What bone-building exercise should you enjoy?
— hiking and walking
— sports like basketball, squash, and tennis
— stair climbing
— weight lifting
Consume adequate protein
When you think about the nutrients required for bone health, there’s a good chance protein doesn’t make the list. Let’s change that.
As an article published in the journal, Nutrition Today, noted, “Dietary protein is the major structural component of all cells (including bone cells) in the body”. It’s more appropriate to think of protein as foundational for health, rather than simply “that” macronutrient required to build muscles.
There’s no better example of this than bone. Protein forms around one-third of bone’s mass. Because bone is involved in a never-ending process of remodeling, a daily supply is required to firstly reach peak bone mass, and secondly to maintain bone density. So, your bones depend on sufficient protein intake.
Yet, research indicates that healthy bones might require more protein than current guidelines recommend.
How do you ensure sufficiency?
Consume an adequate daily intake!
Protein is found in foods including red meat, poultry, seafood, dairy, eggs, nuts, seeds, legumes, and beans. High-quality supplementation is also helpful. At Onest, we offer three premium options.
Vegan Complete PRO
Based on pea protein, organic brown rice powder protein, amaranth and quinoa powder, our delicious chocolatey Vegan Complete PRO is great for vegetarians and vegans who face an increased risk of an insufficient protein intake.
Whey Iso PRO
You’ve probably heard of whey protein isolate because it contains a higher protein content with fewer carbs, fat, and lactose. In essence, isolate packs a greater health punch. Our Whey Iso PRO is a protein-rich favorite.

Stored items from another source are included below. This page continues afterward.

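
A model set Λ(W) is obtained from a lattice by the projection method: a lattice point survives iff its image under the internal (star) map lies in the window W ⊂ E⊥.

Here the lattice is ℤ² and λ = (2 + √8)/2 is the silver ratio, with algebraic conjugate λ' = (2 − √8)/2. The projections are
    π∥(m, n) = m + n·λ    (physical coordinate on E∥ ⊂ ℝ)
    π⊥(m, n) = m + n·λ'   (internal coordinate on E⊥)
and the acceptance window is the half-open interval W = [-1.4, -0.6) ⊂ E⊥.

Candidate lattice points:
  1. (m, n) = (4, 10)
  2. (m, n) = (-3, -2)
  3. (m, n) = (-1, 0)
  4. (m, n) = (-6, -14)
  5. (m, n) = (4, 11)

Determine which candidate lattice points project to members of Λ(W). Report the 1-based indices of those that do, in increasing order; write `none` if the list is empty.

3

λ' = (2−√8)/2 ≈ -0.414214.
[1] lift (4,10): star map gives -0.142136; window check -1.4 ≤ -0.142136 < -0.6 is false → out
[2] lift (-3,-2): star map gives -2.171573; window check -1.4 ≤ -2.171573 < -0.6 is false → out
[3] lift (-1,0): star map gives -1.000000; window check -1.4 ≤ -1.000000 < -0.6 is true → IN Λ
[4] lift (-6,-14): star map gives -0.201010; window check -1.4 ≤ -0.201010 < -0.6 is false → out
[5] lift (4,11): star map gives -0.556349; window check -1.4 ≤ -0.556349 < -0.6 is false → out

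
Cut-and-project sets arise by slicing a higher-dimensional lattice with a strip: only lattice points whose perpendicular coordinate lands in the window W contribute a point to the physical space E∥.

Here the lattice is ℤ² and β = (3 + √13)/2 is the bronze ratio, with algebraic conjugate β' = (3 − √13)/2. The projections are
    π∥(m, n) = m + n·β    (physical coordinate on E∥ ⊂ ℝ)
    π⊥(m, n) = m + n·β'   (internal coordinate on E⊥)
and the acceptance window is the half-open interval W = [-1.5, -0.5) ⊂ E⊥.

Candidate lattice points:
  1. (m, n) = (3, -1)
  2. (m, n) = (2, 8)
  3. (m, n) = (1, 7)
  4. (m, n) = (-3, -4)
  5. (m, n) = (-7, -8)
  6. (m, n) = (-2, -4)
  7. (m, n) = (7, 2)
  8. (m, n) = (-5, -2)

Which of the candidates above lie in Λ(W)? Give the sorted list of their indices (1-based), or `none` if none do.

Compute β' = (3−√13)/2 = -0.30278, so π⊥(m,n) = m -0.30278·n.
candidate 1: (m,n)=(3,-1) → π∥ = 3-1·β ≈ -0.30278, π⊥ = 3-1·β' ≈ 3.30278 ∉ [-1.5, -0.5) ⇒ out
candidate 2: (m,n)=(2,8) → π∥ = 2+8·β ≈ 28.42221, π⊥ = 2+8·β' ≈ -0.42221 ∉ [-1.5, -0.5) ⇒ out
candidate 3: (m,n)=(1,7) → π∥ = 1+7·β ≈ 24.11943, π⊥ = 1+7·β' ≈ -1.11943 ∈ [-1.5, -0.5) ⇒ IN Λ
candidate 4: (m,n)=(-3,-4) → π∥ = -3-4·β ≈ -16.21110, π⊥ = -3-4·β' ≈ -1.78890 ∉ [-1.5, -0.5) ⇒ out
candidate 5: (m,n)=(-7,-8) → π∥ = -7-8·β ≈ -33.42221, π⊥ = -7-8·β' ≈ -4.57779 ∉ [-1.5, -0.5) ⇒ out
candidate 6: (m,n)=(-2,-4) → π∥ = -2-4·β ≈ -15.21110, π⊥ = -2-4·β' ≈ -0.78890 ∈ [-1.5, -0.5) ⇒ IN Λ
candidate 7: (m,n)=(7,2) → π∥ = 7+2·β ≈ 13.60555, π⊥ = 7+2·β' ≈ 6.39445 ∉ [-1.5, -0.5) ⇒ out
candidate 8: (m,n)=(-5,-2) → π∥ = -5-2·β ≈ -11.60555, π⊥ = -5-2·β' ≈ -4.39445 ∉ [-1.5, -0.5) ⇒ out

3, 6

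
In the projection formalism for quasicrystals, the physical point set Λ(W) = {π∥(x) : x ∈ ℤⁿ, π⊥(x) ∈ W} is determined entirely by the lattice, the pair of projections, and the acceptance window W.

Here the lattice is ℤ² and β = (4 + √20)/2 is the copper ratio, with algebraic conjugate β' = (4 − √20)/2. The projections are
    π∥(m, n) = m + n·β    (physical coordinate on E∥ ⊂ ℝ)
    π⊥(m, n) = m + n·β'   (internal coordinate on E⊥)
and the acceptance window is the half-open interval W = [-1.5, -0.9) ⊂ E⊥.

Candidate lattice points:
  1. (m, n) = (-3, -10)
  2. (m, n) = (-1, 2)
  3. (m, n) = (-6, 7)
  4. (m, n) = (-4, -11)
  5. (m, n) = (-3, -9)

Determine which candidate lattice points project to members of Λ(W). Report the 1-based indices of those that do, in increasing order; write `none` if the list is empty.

2, 4

Numerically β ≈ 4.236068 and β' = −1/β ≈ -0.236068.
#1 (-3,-10): internal coord -3 + (-10)·β' = -0.639320; -0.639320 ∉ [-1.5, -0.9) → out
#2 (-1,2): internal coord -1 + (2)·β' = -1.472136; -1.472136 ∈ [-1.5, -0.9) → IN Λ
#3 (-6,7): internal coord -6 + (7)·β' = -7.652476; -7.652476 ∉ [-1.5, -0.9) → out
#4 (-4,-11): internal coord -4 + (-11)·β' = -1.403252; -1.403252 ∈ [-1.5, -0.9) → IN Λ
#5 (-3,-9): internal coord -3 + (-9)·β' = -0.875388; -0.875388 ∉ [-1.5, -0.9) → out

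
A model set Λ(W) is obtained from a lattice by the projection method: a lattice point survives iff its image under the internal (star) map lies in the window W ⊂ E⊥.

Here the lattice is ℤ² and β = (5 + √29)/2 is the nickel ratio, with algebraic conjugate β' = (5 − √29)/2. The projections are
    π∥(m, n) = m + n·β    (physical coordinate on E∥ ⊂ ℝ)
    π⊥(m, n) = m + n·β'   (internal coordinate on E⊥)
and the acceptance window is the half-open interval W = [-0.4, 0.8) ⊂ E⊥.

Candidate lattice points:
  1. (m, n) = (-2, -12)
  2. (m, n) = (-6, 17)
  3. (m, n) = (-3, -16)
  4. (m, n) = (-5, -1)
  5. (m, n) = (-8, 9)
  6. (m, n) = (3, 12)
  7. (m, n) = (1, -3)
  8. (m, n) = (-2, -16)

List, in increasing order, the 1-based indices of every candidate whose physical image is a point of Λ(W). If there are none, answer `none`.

Numerically β ≈ 5.19258 and β' = −1/β ≈ -0.19258.
[1] lift (-2,-12): star map gives 0.31099; window check -0.4 ≤ 0.31099 < 0.8 is true → IN Λ
[2] lift (-6,17): star map gives -9.27390; window check -0.4 ≤ -9.27390 < 0.8 is false → out
[3] lift (-3,-16): star map gives 0.08132; window check -0.4 ≤ 0.08132 < 0.8 is true → IN Λ
[4] lift (-5,-1): star map gives -4.80742; window check -0.4 ≤ -4.80742 < 0.8 is false → out
[5] lift (-8,9): star map gives -9.73324; window check -0.4 ≤ -9.73324 < 0.8 is false → out
[6] lift (3,12): star map gives 0.68901; window check -0.4 ≤ 0.68901 < 0.8 is true → IN Λ
[7] lift (1,-3): star map gives 1.57775; window check -0.4 ≤ 1.57775 < 0.8 is false → out
[8] lift (-2,-16): star map gives 1.08132; window check -0.4 ≤ 1.08132 < 0.8 is false → out

1, 3, 6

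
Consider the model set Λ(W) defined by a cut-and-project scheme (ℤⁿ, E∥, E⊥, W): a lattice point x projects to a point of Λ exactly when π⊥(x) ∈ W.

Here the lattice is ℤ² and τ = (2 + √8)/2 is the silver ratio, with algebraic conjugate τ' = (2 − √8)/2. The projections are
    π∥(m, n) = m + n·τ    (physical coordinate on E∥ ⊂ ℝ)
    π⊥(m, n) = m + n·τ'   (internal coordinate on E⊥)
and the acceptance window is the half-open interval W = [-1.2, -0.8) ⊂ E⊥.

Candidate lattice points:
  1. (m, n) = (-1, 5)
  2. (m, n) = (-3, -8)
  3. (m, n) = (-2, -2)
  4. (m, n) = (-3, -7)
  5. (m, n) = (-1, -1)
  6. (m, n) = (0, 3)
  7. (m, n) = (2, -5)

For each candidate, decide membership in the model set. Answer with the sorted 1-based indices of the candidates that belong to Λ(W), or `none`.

τ' = (2−√8)/2 ≈ -0.414214.
candidate 1: (m,n)=(-1,5) → π∥ = -1+5·τ ≈ 11.071068, π⊥ = -1+5·τ' ≈ -3.071068 ∉ [-1.2, -0.8) ⇒ out
candidate 2: (m,n)=(-3,-8) → π∥ = -3-8·τ ≈ -22.313708, π⊥ = -3-8·τ' ≈ 0.313708 ∉ [-1.2, -0.8) ⇒ out
candidate 3: (m,n)=(-2,-2) → π∥ = -2-2·τ ≈ -6.828427, π⊥ = -2-2·τ' ≈ -1.171573 ∈ [-1.2, -0.8) ⇒ IN Λ
candidate 4: (m,n)=(-3,-7) → π∥ = -3-7·τ ≈ -19.899495, π⊥ = -3-7·τ' ≈ -0.100505 ∉ [-1.2, -0.8) ⇒ out
candidate 5: (m,n)=(-1,-1) → π∥ = -1-1·τ ≈ -3.414214, π⊥ = -1-1·τ' ≈ -0.585786 ∉ [-1.2, -0.8) ⇒ out
candidate 6: (m,n)=(0,3) → π∥ = 0+3·τ ≈ 7.242641, π⊥ = 0+3·τ' ≈ -1.242641 ∉ [-1.2, -0.8) ⇒ out
candidate 7: (m,n)=(2,-5) → π∥ = 2-5·τ ≈ -10.071068, π⊥ = 2-5·τ' ≈ 4.071068 ∉ [-1.2, -0.8) ⇒ out

3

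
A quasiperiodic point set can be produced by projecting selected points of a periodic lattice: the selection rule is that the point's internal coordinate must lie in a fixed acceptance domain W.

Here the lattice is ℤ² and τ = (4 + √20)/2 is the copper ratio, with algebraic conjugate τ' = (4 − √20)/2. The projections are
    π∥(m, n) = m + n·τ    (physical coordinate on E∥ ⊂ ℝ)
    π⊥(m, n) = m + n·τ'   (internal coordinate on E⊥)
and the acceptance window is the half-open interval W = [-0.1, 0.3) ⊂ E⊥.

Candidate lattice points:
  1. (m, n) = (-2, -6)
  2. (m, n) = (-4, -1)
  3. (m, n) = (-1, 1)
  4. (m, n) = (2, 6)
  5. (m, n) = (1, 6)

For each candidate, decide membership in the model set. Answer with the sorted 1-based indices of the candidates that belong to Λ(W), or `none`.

Numerically τ ≈ 4.23607 and τ' = −1/τ ≈ -0.23607.
candidate 1: (m,n)=(-2,-6) → π∥ = -2-6·τ ≈ -27.41641, π⊥ = -2-6·τ' ≈ -0.58359 ∉ [-0.1, 0.3) ⇒ out
candidate 2: (m,n)=(-4,-1) → π∥ = -4-1·τ ≈ -8.23607, π⊥ = -4-1·τ' ≈ -3.76393 ∉ [-0.1, 0.3) ⇒ out
candidate 3: (m,n)=(-1,1) → π∥ = -1+1·τ ≈ 3.23607, π⊥ = -1+1·τ' ≈ -1.23607 ∉ [-0.1, 0.3) ⇒ out
candidate 4: (m,n)=(2,6) → π∥ = 2+6·τ ≈ 27.41641, π⊥ = 2+6·τ' ≈ 0.58359 ∉ [-0.1, 0.3) ⇒ out
candidate 5: (m,n)=(1,6) → π∥ = 1+6·τ ≈ 26.41641, π⊥ = 1+6·τ' ≈ -0.41641 ∉ [-0.1, 0.3) ⇒ out

none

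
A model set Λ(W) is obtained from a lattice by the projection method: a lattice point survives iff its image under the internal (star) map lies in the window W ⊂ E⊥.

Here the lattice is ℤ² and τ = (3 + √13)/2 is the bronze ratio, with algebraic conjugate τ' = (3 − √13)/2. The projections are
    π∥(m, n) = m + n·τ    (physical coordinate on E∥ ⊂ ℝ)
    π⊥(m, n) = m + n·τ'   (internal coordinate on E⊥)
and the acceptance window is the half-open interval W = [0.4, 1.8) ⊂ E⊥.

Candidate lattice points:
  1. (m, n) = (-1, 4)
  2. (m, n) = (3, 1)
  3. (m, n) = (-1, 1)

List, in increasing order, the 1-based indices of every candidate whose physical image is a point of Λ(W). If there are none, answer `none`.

Compute τ' = (3−√13)/2 = -0.30278, so π⊥(m,n) = m -0.30278·n.
[1] lift (-1,4): star map gives -2.21110; window check 0.4 ≤ -2.21110 < 1.8 is false → out
[2] lift (3,1): star map gives 2.69722; window check 0.4 ≤ 2.69722 < 1.8 is false → out
[3] lift (-1,1): star map gives -1.30278; window check 0.4 ≤ -1.30278 < 1.8 is false → out

none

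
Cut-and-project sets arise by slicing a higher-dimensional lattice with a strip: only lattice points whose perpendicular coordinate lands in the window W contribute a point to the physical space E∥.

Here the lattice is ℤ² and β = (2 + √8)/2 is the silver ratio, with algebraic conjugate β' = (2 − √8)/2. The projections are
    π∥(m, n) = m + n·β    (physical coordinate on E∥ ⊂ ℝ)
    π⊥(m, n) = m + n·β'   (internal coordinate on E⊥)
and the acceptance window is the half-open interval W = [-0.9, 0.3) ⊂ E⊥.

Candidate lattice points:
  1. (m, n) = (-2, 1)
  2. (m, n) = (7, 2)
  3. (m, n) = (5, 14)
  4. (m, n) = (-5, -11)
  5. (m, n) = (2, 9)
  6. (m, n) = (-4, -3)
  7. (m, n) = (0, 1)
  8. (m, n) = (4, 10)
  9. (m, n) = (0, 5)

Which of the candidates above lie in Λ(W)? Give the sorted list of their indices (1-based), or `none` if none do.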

As Clare E says, “The best protein powder ever. ISO PRO is just perfect. I can have it with water, milk or even put it in my coffee. I absolutely love ISO PRO. ❤️”
Do you experience digestive issues?
We’ve got you covered. Our 100% whey protein isolate is formulated with Digezyme® digestive enzyme blend to support digestion and gut health.
The bone-strength takeaway
Your skeleton stays with you from cradle to grave; resorbing and remodeling throughout life. Without adequate nourishment and care, the remodeling process can go awry. The risk of osteoporosis jumps.
Weak or snapped bones can lead to disability, even death. But caring for the health of your bones should begin far earlier than you might expect.
So, to build and safeguard your bones, maintain a healthy weight, ensure Vitamin D sufficiency, quit bad habits, get active, and consume adequate protein. Starting now. If you wait until your bones weaken, there’s a good chance you’ve left your run too late.